Nogaye samb le regrette : «Nous sommes envahis et même nos périmètres familiaux annexes ont disparu. Il faut le dire, l’agriculture commence à être rangée aux oubliettes dans notre terroir. Regardez les jeunes, ce sont eux qui s’adonnent aux terrassements des terrains au profit des promoteurs immobiliers». Samba Guèye, un jeune de la localité, justifie ses activités de terrassement : «Non seulement des terres sont perdues, mais celles qui restent sont usées et ne produisent plus comme avant. Alors, laisser ces terres à la merci des troupeaux…».
Faute d’espace de culture, les femmes se sont ainsi tournées vers d’autres horizons, notamment les activités menées avec l’appui de leurs groupements féminins mais aussi les tontines. Mais elles sont aléatoires. Rembourser les dettes est difficile et nombre de femmes de la localité ont dû répondre à une convocation de la gendarmerie des suites du non paiement d’un prêt. La teinturière Adji Ndiaye en fait partie. «Ma mère et moi avons dû aller répondre à la gendarmerie de Rufisque en 2014. Mon père était hospitalisé. Seule avec ma maman, nous ne pouvions plus aller travailler. On est resté deux mois sans payer. On a colmaté par ci par là pour trouver de quoi faire une avance», rappelle-t-elle.
La secrétaire à la commission Entreprenariat féminin défend le fait que les femmes ne sont pas laissées à leur sort. «Pour les accompagner dans des activités génératrices de revenus, le maire avait mis sur la table une garantie bancaire de 75 millions de francs.
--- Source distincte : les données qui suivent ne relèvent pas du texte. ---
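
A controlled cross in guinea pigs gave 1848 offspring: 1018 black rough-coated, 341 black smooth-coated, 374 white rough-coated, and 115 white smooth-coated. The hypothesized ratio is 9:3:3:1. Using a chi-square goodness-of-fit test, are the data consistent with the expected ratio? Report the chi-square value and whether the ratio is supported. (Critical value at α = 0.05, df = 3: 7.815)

2.717; consistent

Total ratio parts = 16. Expected numbers out of 1848:
  black rough-coated: 1848 × 9/16 = 1039.5
  black smooth-coated: 1848 × 3/16 = 346.5
  white rough-coated: 1848 × 3/16 = 346.5
  white smooth-coated: 1848 × 1/16 = 115.5
χ² = Σ (O − E)² / E
  black rough-coated: (1018 − 1039.5)² / 1039.5 = 0.4447
  black smooth-coated: (341 − 346.5)² / 346.5 = 0.0873
  white rough-coated: (374 − 346.5)² / 346.5 = 2.1825
  white smooth-coated: (115 − 115.5)² / 115.5 = 0.0022
χ² = 0.4447 + 0.0873 + 2.1825 + 0.0022 = 2.7167 ≈ 2.717
Degrees of freedom = 4 − 1 = 3; critical value at α = 0.05 is 7.815.
Since 2.717 < 7.815, we fail to reject the null hypothesis — the data are consistent with the 9:3:3:1 ratio.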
Il vient de la renouveler pour 15 millions». Mais l’accès à ces fonds divise. Adji Ndiaye dénonce des «procédures qui sont telles que vous vous résignez à abandonner». Mais pour Mme Ndoumbé Diène, la faute incombe avant tout aux conseillères : «Certaines sont handicapées par le manque de formation et d’audace pour s’imposer devant les assemblées. Elles doivent faire plus pour nos droits».
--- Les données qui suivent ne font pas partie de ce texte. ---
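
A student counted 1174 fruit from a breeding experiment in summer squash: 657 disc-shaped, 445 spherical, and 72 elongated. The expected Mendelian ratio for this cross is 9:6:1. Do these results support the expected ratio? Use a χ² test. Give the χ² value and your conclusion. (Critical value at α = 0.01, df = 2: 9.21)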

Le besoin de formation et d’appui s’exprime fort à Bambilor. «Nous sommes seules dans nos combats, déplore la secrétaire générale de la commission Entreprenariat féminin. La seule fois où une organisation de la société civile est venue ici, il y a longtemps, c’est moi qui en avais fait la demande auprès de l’Association des femmes juristes du Sénégal». Fatou Samb Gaye tire dans le même sens : «La société civile, nous ne les entendons qu’à la radio. Ici leurs actions ne se font pas sentir». Assistante au Réseau Sigguil Jigueen, Mme Bâ Aida Ndoye reconnait : «Nous n’avons jamais tenu de rencontre dans le sens de renforcer les capacités pour les femmes de cette localité. Certaines en ont la demande pendant la dernière campagne électorale, mais c’était de façon verbale et il n’y a pas eu de suivi.» Le Réseau Sigguil Jiguén a cependant à y eu intervenir dans le domaine de santé.